Friends, Family Honor Art Luminary Svay Ken

Like each brushstroke that Svay Ken combined to create his famous paintings, many movements merged in­to a memorial service held Sun­day to honor the deceased artist and his role as the grandfather of Cambodia’s contemporary arts movement.

Incense wafted, monks chanted, and lilies, lotus and orchids were placed inside Phnom Penh’s Srah Chak pagoda as relatives, friends and colleagues gathered for a funeral procession and cremation ceremony for Svay Ken who died on Thursday at his home in Phnom Penh.

In most respects, it was an everyday funeral for the 75-year-old painter who is credited with being the first artist to depict everyday Cambodian life, and pave the way for the country’s current generation of modern artists to do more than produce pictures of Angkor Wat for tourists.

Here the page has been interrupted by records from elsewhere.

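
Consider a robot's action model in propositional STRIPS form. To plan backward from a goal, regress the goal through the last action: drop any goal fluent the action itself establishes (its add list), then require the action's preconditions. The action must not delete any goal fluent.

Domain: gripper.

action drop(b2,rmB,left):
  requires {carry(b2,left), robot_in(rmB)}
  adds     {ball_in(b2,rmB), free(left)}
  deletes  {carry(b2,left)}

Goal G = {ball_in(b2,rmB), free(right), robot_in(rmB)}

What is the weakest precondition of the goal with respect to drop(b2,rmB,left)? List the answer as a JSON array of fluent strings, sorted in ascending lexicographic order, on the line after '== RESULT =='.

Compute (G \ add) ∪ pre:
  G ∩ del = {}  (empty — regression defined)
  G \ add = {ball_in(b2,rmB), free(right), robot_in(rmB)} \ {ball_in(b2,rmB), free(left)} = {free(right), robot_in(rmB)}
  ∪ pre   = {free(right), robot_in(rmB)} ∪ {carry(b2,left), robot_in(rmB)}
          = {carry(b2,left), free(right), robot_in(rmB)}

== RESULT ==
["carry(b2,left)", "free(right)", "robot_in(rmB)"]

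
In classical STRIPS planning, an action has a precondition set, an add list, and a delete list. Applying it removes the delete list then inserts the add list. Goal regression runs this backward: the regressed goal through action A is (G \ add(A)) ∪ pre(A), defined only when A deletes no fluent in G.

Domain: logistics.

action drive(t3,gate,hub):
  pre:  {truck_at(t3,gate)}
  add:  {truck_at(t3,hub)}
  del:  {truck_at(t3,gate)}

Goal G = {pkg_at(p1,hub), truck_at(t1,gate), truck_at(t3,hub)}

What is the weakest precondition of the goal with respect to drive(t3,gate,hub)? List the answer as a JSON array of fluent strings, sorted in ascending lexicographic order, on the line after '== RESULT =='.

Compute (G \ add) ∪ pre:
  G ∩ del = {}  (empty — regression defined)
  G \ add = {pkg_at(p1,hub), truck_at(t1,gate), truck_at(t3,hub)} \ {truck_at(t3,hub)} = {pkg_at(p1,hub), truck_at(t1,gate)}
  ∪ pre   = {pkg_at(p1,hub), truck_at(t1,gate)} ∪ {truck_at(t3,gate)}
          = {pkg_at(p1,hub), truck_at(t1,gate), truck_at(t3,gate)}

== RESULT ==
["pkg_at(p1,hub)", "truck_at(t1,gate)", "truck_at(t3,gate)"]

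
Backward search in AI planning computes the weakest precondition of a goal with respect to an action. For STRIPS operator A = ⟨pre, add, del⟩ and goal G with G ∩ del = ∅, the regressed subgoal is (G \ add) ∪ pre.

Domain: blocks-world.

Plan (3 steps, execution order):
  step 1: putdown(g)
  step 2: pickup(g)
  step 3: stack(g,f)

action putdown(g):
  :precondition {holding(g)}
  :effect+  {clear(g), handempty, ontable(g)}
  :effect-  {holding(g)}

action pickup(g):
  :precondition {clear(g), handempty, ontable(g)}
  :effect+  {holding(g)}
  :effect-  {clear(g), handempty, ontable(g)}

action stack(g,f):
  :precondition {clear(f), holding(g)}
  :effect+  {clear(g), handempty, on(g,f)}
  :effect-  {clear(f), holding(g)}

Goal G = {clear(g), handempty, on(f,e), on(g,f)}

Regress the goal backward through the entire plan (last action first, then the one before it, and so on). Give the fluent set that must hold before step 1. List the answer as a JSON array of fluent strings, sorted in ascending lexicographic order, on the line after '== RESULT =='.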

The funeral procession began about 2 pm with three trucks carrying the casket, immediate family and traditional Khmer musicians. It wound its way from Srah Chak pagoda to Svay Ken’s studio near Wat Phnom, then past Hotel Le Royal, where he had worked for decades, and back to the pagoda.

Though no one was at the front of the hotel when the procession passed, half a dozen or so staff members stood outside Le Royal’s side service entrance on Moni­vong Bou­le­vard, bowing their heads as the procession passes.

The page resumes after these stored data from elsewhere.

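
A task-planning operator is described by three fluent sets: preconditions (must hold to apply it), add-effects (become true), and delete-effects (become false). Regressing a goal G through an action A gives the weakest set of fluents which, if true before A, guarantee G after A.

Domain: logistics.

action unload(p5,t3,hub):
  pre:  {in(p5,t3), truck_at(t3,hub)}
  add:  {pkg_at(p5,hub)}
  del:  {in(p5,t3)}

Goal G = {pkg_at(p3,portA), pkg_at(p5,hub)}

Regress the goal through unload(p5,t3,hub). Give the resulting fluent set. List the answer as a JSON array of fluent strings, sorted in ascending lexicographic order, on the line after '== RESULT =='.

Compute (G \ add) ∪ pre:
  G ∩ del = {}  (empty — regression defined)
  G \ add = {pkg_at(p3,portA), pkg_at(p5,hub)} \ {pkg_at(p5,hub)} = {pkg_at(p3,portA)}
  ∪ pre   = {pkg_at(p3,portA)} ∪ {in(p5,t3), truck_at(t3,hub)}
          = {in(p5,t3), pkg_at(p3,portA), truck_at(t3,hub)}

== RESULT ==
["in(p5,t3)", "pkg_at(p3,portA)", "truck_at(t3,hub)"]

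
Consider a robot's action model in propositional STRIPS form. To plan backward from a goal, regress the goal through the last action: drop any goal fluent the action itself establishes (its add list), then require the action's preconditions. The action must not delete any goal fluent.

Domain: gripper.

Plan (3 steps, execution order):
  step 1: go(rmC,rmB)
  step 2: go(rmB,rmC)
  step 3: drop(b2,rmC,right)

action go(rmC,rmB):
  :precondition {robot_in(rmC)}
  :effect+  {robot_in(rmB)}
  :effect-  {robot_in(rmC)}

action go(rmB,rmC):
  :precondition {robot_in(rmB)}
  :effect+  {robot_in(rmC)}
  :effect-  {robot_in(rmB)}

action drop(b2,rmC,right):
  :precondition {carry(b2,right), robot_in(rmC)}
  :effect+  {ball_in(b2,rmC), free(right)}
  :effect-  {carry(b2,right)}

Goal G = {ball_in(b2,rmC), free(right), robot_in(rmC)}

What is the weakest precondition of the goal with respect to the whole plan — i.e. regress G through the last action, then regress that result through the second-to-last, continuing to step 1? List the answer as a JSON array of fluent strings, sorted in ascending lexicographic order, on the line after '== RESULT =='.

Regress step by step:
  through step 3 (drop(b2,rmC,right)): drop {ball_in(b2,rmC), free(right)}, keep {robot_in(rmC)}, require {carry(b2,right), robot_in(rmC)}
    → {carry(b2,right), robot_in(rmC)}
  through step 2 (go(rmB,rmC)): drop {robot_in(rmC)}, keep {carry(b2,right)}, require {robot_in(rmB)}
    → {carry(b2,right), robot_in(rmB)}
  through step 1 (go(rmC,rmB)): drop {robot_in(rmB)}, keep {carry(b2,right)}, require {robot_in(rmC)}
    → {carry(b2,right), robot_in(rmC)}

== RESULT ==
["carry(b2,right)", "robot_in(rmC)"]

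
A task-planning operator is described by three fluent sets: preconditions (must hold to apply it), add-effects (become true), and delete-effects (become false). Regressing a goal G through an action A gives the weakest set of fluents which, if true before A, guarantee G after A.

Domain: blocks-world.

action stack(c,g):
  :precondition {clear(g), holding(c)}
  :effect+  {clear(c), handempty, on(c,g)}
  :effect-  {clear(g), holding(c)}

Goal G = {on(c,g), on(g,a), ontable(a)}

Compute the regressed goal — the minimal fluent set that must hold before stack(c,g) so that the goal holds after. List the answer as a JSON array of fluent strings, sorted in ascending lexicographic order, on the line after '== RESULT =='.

Regress:
  G ∩ del = {}  (empty — regression defined)
  G \ add = {on(c,g), on(g,a), ontable(a)} \ {clear(c), handempty, on(c,g)} = {on(g,a), ontable(a)}
  ∪ pre   = {on(g,a), ontable(a)} ∪ {clear(g), holding(c)}
          = {clear(g), holding(c), on(g,a), ontable(a)}

== RESULT ==
["clear(g)", "holding(c)", "on(g,a)", "ontable(a)"]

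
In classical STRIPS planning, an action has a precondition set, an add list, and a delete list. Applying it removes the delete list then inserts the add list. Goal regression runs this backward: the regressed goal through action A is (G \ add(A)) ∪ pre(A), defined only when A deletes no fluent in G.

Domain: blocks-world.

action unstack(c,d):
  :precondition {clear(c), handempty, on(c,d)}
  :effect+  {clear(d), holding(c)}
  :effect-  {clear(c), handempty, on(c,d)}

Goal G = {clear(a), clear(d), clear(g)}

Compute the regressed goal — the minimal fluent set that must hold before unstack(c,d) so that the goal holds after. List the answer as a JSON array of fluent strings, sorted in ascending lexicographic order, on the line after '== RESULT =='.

Regress:
  G ∩ del = {}  (empty — regression defined)
  G \ add = {clear(a), clear(d), clear(g)} \ {clear(d), holding(c)} = {clear(a), clear(g)}
  ∪ pre   = {clear(a), clear(g)} ∪ {clear(c), handempty, on(c,d)}
          = {clear(a), clear(c), clear(g), handempty, on(c,d)}

== RESULT ==
["clear(a)", "clear(c)", "clear(g)", "handempty", "on(c,d)"]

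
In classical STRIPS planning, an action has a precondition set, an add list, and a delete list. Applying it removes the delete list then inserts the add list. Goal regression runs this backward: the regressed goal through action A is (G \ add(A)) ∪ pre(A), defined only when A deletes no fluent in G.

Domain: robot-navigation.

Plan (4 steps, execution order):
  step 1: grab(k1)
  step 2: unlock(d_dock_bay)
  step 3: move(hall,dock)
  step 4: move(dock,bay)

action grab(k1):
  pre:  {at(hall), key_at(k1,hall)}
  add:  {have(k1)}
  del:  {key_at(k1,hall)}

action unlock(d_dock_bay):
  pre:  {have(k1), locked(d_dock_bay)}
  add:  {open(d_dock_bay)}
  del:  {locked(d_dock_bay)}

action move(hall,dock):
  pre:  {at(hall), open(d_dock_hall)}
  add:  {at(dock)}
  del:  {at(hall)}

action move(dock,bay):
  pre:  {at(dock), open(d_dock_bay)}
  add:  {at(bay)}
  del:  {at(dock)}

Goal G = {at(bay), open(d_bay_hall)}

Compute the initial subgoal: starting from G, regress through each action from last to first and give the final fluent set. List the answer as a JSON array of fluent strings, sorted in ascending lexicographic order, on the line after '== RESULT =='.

Work backward from the goal:
  through step 4 (move(dock,bay)): drop {at(bay)}, keep {open(d_bay_hall)}, require {at(dock), open(d_dock_bay)}
    → {at(dock), open(d_bay_hall), open(d_dock_bay)}
  through step 3 (move(hall,dock)): drop {at(dock)}, keep {open(d_bay_hall), open(d_dock_bay)}, require {at(hall), open(d_dock_hall)}
    → {at(hall), open(d_bay_hall), open(d_dock_bay), open(d_dock_hall)}
  through step 2 (unlock(d_dock_bay)): drop {open(d_dock_bay)}, keep {at(hall), open(d_bay_hall), open(d_dock_hall)}, require {have(k1), locked(d_dock_bay)}
    → {at(hall), have(k1), locked(d_dock_bay), open(d_bay_hall), open(d_dock_hall)}
  through step 1 (grab(k1)): drop {have(k1)}, keep {at(hall), locked(d_dock_bay), open(d_bay_hall), open(d_dock_hall)}, require {at(hall), key_at(k1,hall)}
    → {at(hall), key_at(k1,hall), locked(d_dock_bay), open(d_bay_hall), open(d_dock_hall)}

== RESULT ==
["at(hall)", "key_at(k1,hall)", "locked(d_dock_bay)", "open(d_bay_hall)", "open(d_dock_hall)"]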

It seemed a fitting sendoff, given that Svay Ken had worked at the hotel as a waiter for about 40 years before “retiring” and then discovering his talent for painting.

“He was a good man and everybody loves him, so we hold this funeral with satisfaction, honor and in the hopes that it fits his prestige,” said Svay Kabo, one of Svay Ken’s sons.

“I want people to remember my father as a good man who helped society through his art and who always helped those he knew when they were in pain,” said Svay Pom Sen, another son.

Many members of Cambodia’s arts community attended the funeral.

“I came to join his funeral as he is one of my good friends,” said architect Vann Molyvann, who said he had known Svay Ken since 1962.

“He is very talented. It is a big regret and sorrow losing him,” he said.

“He was a great artist,” said Van Savat, an artist who was friends with Svay Ken for more than a decade.

Through painting, Svay Ken helped reveal Cambodian society to the wider world, said Leang Seckon, another well-known local artist.

“Letters alone cannot easily catch a human being’s feeling, but his pictures can expose the feelings of humanity through color and pattern,” he said of Svay Ken’s work.